Despite its best efforts, the outgoing Chinese Party leadership has not been able to create the “harmonious society” for which the advocated. If anything, China is riven by more abrasive conflicts, even at the very top, than when Hu Jintou assumed office ten years ago. If the findings of Socialist China, Capitalist China: Social tension and political adaptation under economic globalization (book review at globalchinacenter.org) are anywhere near accurate, then we can only expect rising tension at all levels and in all sectors of society. What can Christians do in such a situation? Can they make any significant contribution to peace and harmony when all around them is being ripped apart by greed, envy, anger, and the lust for power?
According to the Bible, as “salt and light,” believers in Christ can make a powerful impact on the community in which they live. Like a little bit of yeast, they can slowly and silently influence the entire “loaf” of the nation. But this will take a great deal of prayer, proclamation of the Gospel of peace, and practice of good deeds.
First and foremost, China’s Christians, and all Christians around the world, can pray for the new leaders of China, that God would give them wisdom and grace to grapple with the immense problems facing their vast nation, and that, somehow, they would find ways to bring about more justice and integrity, beginning at the center. We can also ask God to empower believers in Christ to live lives that exhibit humility, patience, meekness, and forbearance.
Second, Christians can actively work for peace. Their first duty is to maintain a “harmonious” relationship with God, by daily confession of sin, reliance on his forgiveness, and earnest efforts to become more loving by the power of the Holy Spirit.
Then, they can take God’s love and extend it to those around them, forgiving as they have been forgiven; speaking the truth in love and forsaking all falsehood; giving generously of their surplus earnings to aid those in need; dealing daily with resentment and refusing to give vent to anger; and generally “walking in love, as Christ loved us and gave Himself for us” (Ephesians 4:1-5:2).
What if followers of Christ did not imitate the world’s obsession with material wealth, pleasure, and sex? Would that not contribute to less conflict? Imagine what it would be like if all believers learned how to “give thanks for all things” rather than complaining? (See Ephesians 5:18). If wives submitted to their husbands, and husbands loved their wives as Christ loved the church, millions of marriages would not only be healed, but would also become models for others. If children obeyed their parents, and parents treated their children with dignity, not provoking their anger needlessly or discouraging them with heavy-handed demands and criticism, how much less deep-seated rage would be driving people throughout all levels of society?
Christians can teach workers to obey their bosses and to avoid dishonesty, while exhorting bosses to treat their workers fairly, thus preventing a great deal of labor unrest.

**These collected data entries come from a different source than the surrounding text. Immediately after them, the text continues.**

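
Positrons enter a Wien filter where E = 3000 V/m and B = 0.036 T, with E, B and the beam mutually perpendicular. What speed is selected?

v = 8.3×10⁴ m/s

Straight-line motion ⇒ electric and magnetic forces cancel, so E = vB.
v = E/B = 3000/0.036 = 8.3×10⁴ m/s.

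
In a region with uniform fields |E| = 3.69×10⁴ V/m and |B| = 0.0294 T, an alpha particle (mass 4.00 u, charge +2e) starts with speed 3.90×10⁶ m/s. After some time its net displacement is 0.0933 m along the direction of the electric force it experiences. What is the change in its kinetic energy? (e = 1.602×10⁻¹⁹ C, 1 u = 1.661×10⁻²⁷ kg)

The magnetic force is always ⟂ v and does no work; only the electric force changes KE.
ΔKE = F_E · d = |q|E d = (3.204×10⁻¹⁹)(3.69×10⁴)(0.0933) ≈ 1.10×10⁻¹⁵ J.

ΔKE ≈ 1.10×10⁻¹⁵ J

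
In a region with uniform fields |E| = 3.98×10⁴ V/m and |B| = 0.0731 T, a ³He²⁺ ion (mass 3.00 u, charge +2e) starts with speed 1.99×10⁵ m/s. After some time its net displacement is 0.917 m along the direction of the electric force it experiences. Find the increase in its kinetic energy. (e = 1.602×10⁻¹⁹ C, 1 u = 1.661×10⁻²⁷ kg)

ΔKE ≈ 1.17×10⁻¹⁴ J

The magnetic force is always ⟂ v and does no work; only the electric force changes KE.
ΔKE = F_E · d = |q|E d = (3.204×10⁻¹⁹)(3.98×10⁴)(0.917) ≈ 1.17×10⁻¹⁴ J.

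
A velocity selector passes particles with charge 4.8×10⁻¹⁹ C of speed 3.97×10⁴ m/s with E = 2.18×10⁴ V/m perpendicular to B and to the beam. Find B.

Balance of forces in the selector: qE = qvB ⇒ B = E/v.
B = 2.18×10⁴/3.97×10⁴ = 0.549 T.

B = 0.549 T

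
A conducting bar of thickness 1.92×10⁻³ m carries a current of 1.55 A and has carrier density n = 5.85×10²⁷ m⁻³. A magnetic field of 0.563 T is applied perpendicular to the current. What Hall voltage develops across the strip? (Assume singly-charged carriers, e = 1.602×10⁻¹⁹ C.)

V_H ≈ 4.85×10⁻⁷ V

V_H = IB/(n e t).
V_H = (1.55)(0.563)/((5.85×10²⁷)(1.602×10⁻¹⁹)(1.92×10⁻³)) ≈ 4.85×10⁻⁷ V.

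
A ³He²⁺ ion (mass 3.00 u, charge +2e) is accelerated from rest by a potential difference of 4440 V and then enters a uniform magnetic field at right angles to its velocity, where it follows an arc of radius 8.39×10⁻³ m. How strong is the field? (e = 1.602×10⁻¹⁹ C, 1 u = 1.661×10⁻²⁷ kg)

B ≈ 1.40 T

v = √(2|q|V/m) = √(2·3.204×10⁻¹⁹·4440/4.983×10⁻²⁷) ≈ 7.556×10⁵ m/s.
B = mv/(|q|r) = (4.983×10⁻²⁷)(7.556×10⁵)/((3.204×10⁻¹⁹)(8.39×10⁻³)) ≈ 1.40 T.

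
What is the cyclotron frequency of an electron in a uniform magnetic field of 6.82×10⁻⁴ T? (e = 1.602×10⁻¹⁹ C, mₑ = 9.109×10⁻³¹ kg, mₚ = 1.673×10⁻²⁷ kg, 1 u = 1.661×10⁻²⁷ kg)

f ≈ 1.91×10⁷ Hz

f = |q|B/(2πm).
f = (1.602×10⁻¹⁹)(6.82×10⁻⁴)/(2π·9.109×10⁻³¹) ≈ 1.91×10⁷ Hz.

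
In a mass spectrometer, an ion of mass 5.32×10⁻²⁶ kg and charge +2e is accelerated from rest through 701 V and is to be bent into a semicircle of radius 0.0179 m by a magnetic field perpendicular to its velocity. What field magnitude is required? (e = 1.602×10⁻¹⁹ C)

v = √(2|q|V/m) = √(2·3.204×10⁻¹⁹·701/5.32×10⁻²⁶) ≈ 9.189×10⁴ m/s.
B = mv/(|q|r) = (5.32×10⁻²⁶)(9.189×10⁴)/((3.204×10⁻¹⁹)(0.0179)) ≈ 0.852 T.

B ≈ 0.852 T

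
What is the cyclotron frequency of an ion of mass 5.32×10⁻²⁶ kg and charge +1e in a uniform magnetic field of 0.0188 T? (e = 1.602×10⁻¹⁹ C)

f ≈ 9010 Hz

f = |q|B/(2πm).
f = (1.602×10⁻¹⁹)(0.0188)/(2π·5.32×10⁻²⁶) ≈ 9010 Hz.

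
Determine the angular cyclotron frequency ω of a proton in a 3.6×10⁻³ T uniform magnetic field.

ω = |q|B/m.
ω = (1.602×10⁻¹⁹)(3.6×10⁻³)/1.673×10⁻²⁷ ≈ 3.4×10⁵ rad/s.

ω ≈ 3.4×10⁵ rad/s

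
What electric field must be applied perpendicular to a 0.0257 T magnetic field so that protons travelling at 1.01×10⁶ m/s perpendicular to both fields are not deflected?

For straight-line motion qE = qvB, so E = vB.
E = 1.01×10⁶ × 0.0257 = 2.60×10⁴ V/m.

E = 2.60×10⁴ V/m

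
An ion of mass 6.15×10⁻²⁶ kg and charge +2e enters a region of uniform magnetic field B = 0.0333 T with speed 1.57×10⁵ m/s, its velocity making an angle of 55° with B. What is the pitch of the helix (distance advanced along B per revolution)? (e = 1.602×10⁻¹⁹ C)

v∥ = v cosθ = 1.57×10⁵·cos55° ≈ 9.005×10⁴ m/s.
T = 2πm/(|q|B) = 2π(6.15×10⁻²⁶)/((3.204×10⁻¹⁹)(0.0333)) ≈ 3.622×10⁻⁵ s.
pitch = v∥ T = (9.005×10⁴)(3.622×10⁻⁵) ≈ 3.26 m.

p ≈ 3.26 m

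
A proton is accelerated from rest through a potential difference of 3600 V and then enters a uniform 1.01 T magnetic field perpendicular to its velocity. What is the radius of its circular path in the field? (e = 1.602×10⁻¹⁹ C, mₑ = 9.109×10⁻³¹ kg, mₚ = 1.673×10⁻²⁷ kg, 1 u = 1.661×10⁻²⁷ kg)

Acceleration: |q|V = ½mv² ⇒ v = √(2|q|V/m) = √(2·1.602×10⁻¹⁹·3600/1.673×10⁻²⁷) ≈ 8.303×10⁵ m/s.
In the field: r = mv/(|q|B) = (1.673×10⁻²⁷)(8.303×10⁵)/((1.602×10⁻¹⁹)(1.01)) ≈ 8.59×10⁻³ m.

r ≈ 8.59×10⁻³ m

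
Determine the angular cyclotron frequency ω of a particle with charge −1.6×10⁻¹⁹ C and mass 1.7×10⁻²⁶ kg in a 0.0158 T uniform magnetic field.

ω = |q|B/m.
ω = (1.6×10⁻¹⁹)(0.0158)/1.7×10⁻²⁶ ≈ 1.49×10⁵ rad/s.

ω ≈ 1.49×10⁵ rad/s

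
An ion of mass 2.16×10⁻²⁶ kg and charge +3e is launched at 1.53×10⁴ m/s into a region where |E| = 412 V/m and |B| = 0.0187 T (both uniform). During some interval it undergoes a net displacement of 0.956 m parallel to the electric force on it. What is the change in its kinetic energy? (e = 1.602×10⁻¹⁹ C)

ΔKE ≈ 1.89×10⁻¹⁶ J

The magnetic force is always ⟂ v and does no work; only the electric force changes KE.
ΔKE = F_E · d = |q|E d = (4.806×10⁻¹⁹)(412)(0.956) ≈ 1.89×10⁻¹⁶ J.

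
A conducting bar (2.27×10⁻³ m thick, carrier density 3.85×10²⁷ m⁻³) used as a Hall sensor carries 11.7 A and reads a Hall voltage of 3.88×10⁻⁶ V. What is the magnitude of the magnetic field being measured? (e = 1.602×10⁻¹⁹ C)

From V_H = IB/(n e t), B = V_H n e t / I.
B = (3.88×10⁻⁶)(3.85×10²⁷)(1.602×10⁻¹⁹)(2.27×10⁻³)/11.7 ≈ 0.464 T.

B ≈ 0.464 T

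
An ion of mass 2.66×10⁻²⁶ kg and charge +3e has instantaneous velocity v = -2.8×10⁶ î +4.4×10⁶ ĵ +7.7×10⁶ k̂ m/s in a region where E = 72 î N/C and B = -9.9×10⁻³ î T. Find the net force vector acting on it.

F ≈ (3.46×10⁻¹⁷, -3.66×10⁻¹⁴, 2.09×10⁻¹⁴) N

v×B = (0, -7.62×10⁴, 4.36×10⁴) N/C.
E + v×B = (72.0, -7.62×10⁴, 4.36×10⁴) N/C.
F = q(E + v×B) = (4.806×10⁻¹⁹ C)·(72.0, -7.62×10⁴, 4.36×10⁴) = (3.46×10⁻¹⁷, -3.66×10⁻¹⁴, 2.09×10⁻¹⁴) N.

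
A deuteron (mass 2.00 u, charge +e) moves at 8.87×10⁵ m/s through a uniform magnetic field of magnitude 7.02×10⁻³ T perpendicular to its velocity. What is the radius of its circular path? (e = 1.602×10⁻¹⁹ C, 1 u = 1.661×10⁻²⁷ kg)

The magnetic force provides the centripetal force: |q|vB = mv²/r.
r = mv/(|q|B) = (3.322×10⁻²⁷)(8.87×10⁵)/((1.602×10⁻¹⁹)(7.02×10⁻³)) ≈ 2.62 m.

r ≈ 2.62 m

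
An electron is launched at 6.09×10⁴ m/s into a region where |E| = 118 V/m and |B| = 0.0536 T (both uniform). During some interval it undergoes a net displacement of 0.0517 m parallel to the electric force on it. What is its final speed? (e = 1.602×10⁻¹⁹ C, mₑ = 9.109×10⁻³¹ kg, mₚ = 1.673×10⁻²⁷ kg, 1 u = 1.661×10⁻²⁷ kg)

B does no work; ΔKE = |q|E d.
½mv_f² = ½mv₀² + |q|Ed = ½(9.109×10⁻³¹)(6.09×10⁴)² + (1.602×10⁻¹⁹)(118)(0.0517) ≈ 1.689×10⁻²¹ J + 9.773×10⁻¹⁹ J ≈ 9.790×10⁻¹⁹ J.
v_f = √(2·9.790×10⁻¹⁹/9.109×10⁻³¹) ≈ 1.47×10⁶ m/s.

v_f ≈ 1.47×10⁶ m/s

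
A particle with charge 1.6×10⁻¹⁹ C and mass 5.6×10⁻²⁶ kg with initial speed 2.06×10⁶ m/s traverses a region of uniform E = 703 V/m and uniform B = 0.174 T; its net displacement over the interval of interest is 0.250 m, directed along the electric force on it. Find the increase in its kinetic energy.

ΔKE ≈ 2.81×10⁻¹⁷ J

The magnetic force is always ⟂ v and does no work; only the electric force changes KE.
ΔKE = F_E · d = |q|E d = (1.6×10⁻¹⁹)(703)(0.250) ≈ 2.81×10⁻¹⁷ J.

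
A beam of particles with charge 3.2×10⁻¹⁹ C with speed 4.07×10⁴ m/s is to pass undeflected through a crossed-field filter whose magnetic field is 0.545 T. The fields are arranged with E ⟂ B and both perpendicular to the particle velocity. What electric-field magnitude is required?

E = 2.22×10⁴ V/m

For straight-line motion qE = qvB, so E = vB.
E = 4.07×10⁴ × 0.545 = 2.22×10⁴ V/m.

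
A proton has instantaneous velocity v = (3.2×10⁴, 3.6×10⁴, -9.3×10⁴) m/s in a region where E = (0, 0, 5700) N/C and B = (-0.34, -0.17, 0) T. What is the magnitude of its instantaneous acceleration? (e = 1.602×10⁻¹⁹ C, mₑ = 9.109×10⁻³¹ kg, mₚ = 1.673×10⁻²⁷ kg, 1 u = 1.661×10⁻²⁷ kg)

v×B = (-1.58×10⁴, 3.16×10⁴, 6800) N/C.
E + v×B = (-1.58×10⁴, 3.16×10⁴, 1.25×10⁴) N/C.
F = q(E + v×B) = (1.602×10⁻¹⁹ C)·(-1.58×10⁴, 3.16×10⁴, 1.25×10⁴) = (-2.53×10⁻¹⁵, 5.07×10⁻¹⁵, 2.00×10⁻¹⁵) N.
|a| = |F|/m = 6.007×10⁻¹⁵/1.673×10⁻²⁷ ≈ 3.59×10¹² m/s².

|a| ≈ 3.59×10¹² m/s²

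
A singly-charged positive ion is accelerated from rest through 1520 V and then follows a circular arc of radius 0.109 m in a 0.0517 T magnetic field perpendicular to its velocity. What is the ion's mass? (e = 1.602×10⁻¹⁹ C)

Combine |q|V = ½mv² and r = mv/(|q|B): eliminate v to get m = qB²r²/(2V).
m = (1.602×10⁻¹⁹)(0.0517)²(0.109)²/(2·1520) ≈ 1.67×10⁻²⁷ kg.

m ≈ 1.67×10⁻²⁷ kg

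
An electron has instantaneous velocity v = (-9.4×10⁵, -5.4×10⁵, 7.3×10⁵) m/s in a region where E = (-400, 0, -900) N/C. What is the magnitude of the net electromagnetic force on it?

Only an electric field acts, so F = qE = (−1.602×10⁻¹⁹ C)·(-400, 0, -900) = (6.41×10⁻¹⁷, 0, 1.44×10⁻¹⁶) N.
|F| = 1.58×10⁻¹⁶ N.

|F| ≈ 1.58×10⁻¹⁶ N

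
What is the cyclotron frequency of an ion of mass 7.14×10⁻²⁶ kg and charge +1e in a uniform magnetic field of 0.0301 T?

f = |q|B/(2πm).
f = (1.602×10⁻¹⁹)(0.0301)/(2π·7.14×10⁻²⁶) ≈ 1.07×10⁴ Hz.

f ≈ 1.07×10⁴ Hz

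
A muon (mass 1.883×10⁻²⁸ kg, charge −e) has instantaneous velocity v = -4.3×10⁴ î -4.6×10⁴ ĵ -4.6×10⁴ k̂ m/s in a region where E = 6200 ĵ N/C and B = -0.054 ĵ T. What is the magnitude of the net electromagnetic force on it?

|F| ≈ 1.13×10⁻¹⁵ N

v×B = (-2480, 0, 2320) N/C.
E + v×B = (-2480, 6200, 2320) N/C.
F = q(E + v×B) = (−1.602×10⁻¹⁹ C)·(-2480, 6200, 2320) = (3.98×10⁻¹⁶, -9.93×10⁻¹⁶, -3.72×10⁻¹⁶) N.
|F| = 1.13×10⁻¹⁵ N.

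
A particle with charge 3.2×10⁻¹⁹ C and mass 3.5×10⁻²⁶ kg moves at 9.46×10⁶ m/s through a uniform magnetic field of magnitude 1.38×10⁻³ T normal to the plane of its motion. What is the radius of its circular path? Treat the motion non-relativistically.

r ≈ 750 m

The magnetic force provides the centripetal force: |q|vB = mv²/r.
r = mv/(|q|B) = (3.5×10⁻²⁶)(9.46×10⁶)/((3.2×10⁻¹⁹)(1.38×10⁻³)) ≈ 750 m.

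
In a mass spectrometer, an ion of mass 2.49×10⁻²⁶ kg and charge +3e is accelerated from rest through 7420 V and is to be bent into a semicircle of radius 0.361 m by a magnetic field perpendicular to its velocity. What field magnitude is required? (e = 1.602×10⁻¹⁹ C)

B ≈ 0.0768 T

v = √(2|q|V/m) = √(2·4.806×10⁻¹⁹·7420/2.49×10⁻²⁶) ≈ 5.352×10⁵ m/s.
B = mv/(|q|r) = (2.49×10⁻²⁶)(5.352×10⁵)/((4.806×10⁻¹⁹)(0.361)) ≈ 0.0768 T.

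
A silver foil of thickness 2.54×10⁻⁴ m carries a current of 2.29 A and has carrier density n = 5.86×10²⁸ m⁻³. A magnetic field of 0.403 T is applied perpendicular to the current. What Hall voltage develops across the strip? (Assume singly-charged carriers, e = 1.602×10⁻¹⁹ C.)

V_H ≈ 3.87×10⁻⁷ V

V_H = IB/(n e t).
V_H = (2.29)(0.403)/((5.86×10²⁸)(1.602×10⁻¹⁹)(2.54×10⁻⁴)) ≈ 3.87×10⁻⁷ V.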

What about Christian involvement in politics? At this point, there isn’t much space for that in China, but at the very least, believers in Christ should be models, not of civil disobedience, but of civil obedience. Unnecessary confrontation by Christians with the government, however just their legal claims might be, will not promote harmony. On the contrary, it will feed the suspicion of leaders who consider Christianity a tool of foreign nations, especially America, that seek to de-stabilize China. There may be a place for Christian lawyers and others to work within the legal system to bring about greater justice, but they must do so without being implicated with foreign governments or anti-regime movements.
On the contrary, followers of the one who submitted to Pontius Pilate and wicked Jewish leaders, and spiritual descendants of the Apostles, who urged obedience to the worst emperor ever to rule Rome should surely be exemplary in their cooperation with officials, unless, of course, they are ordered to disobey a clear command of God. Such instances will ordinarily be quite rare, however, possibly much rarer than some who are now pushing the limits of official tolerance may think.
Most, of all, it seems to me that if Christians could learn love God above all; set their hopes fully on the grace to be brought to us at the revelation of Jesus Christ; cast their cares on God in prayer, thanking him for causing all things to work together for him and thus experiencing the “peace of God that surpasses all understanding” – would shine like lights in a dark world and exude a profound tranquility, compassion, and peace that would bring at least some relief to all those whom they meet.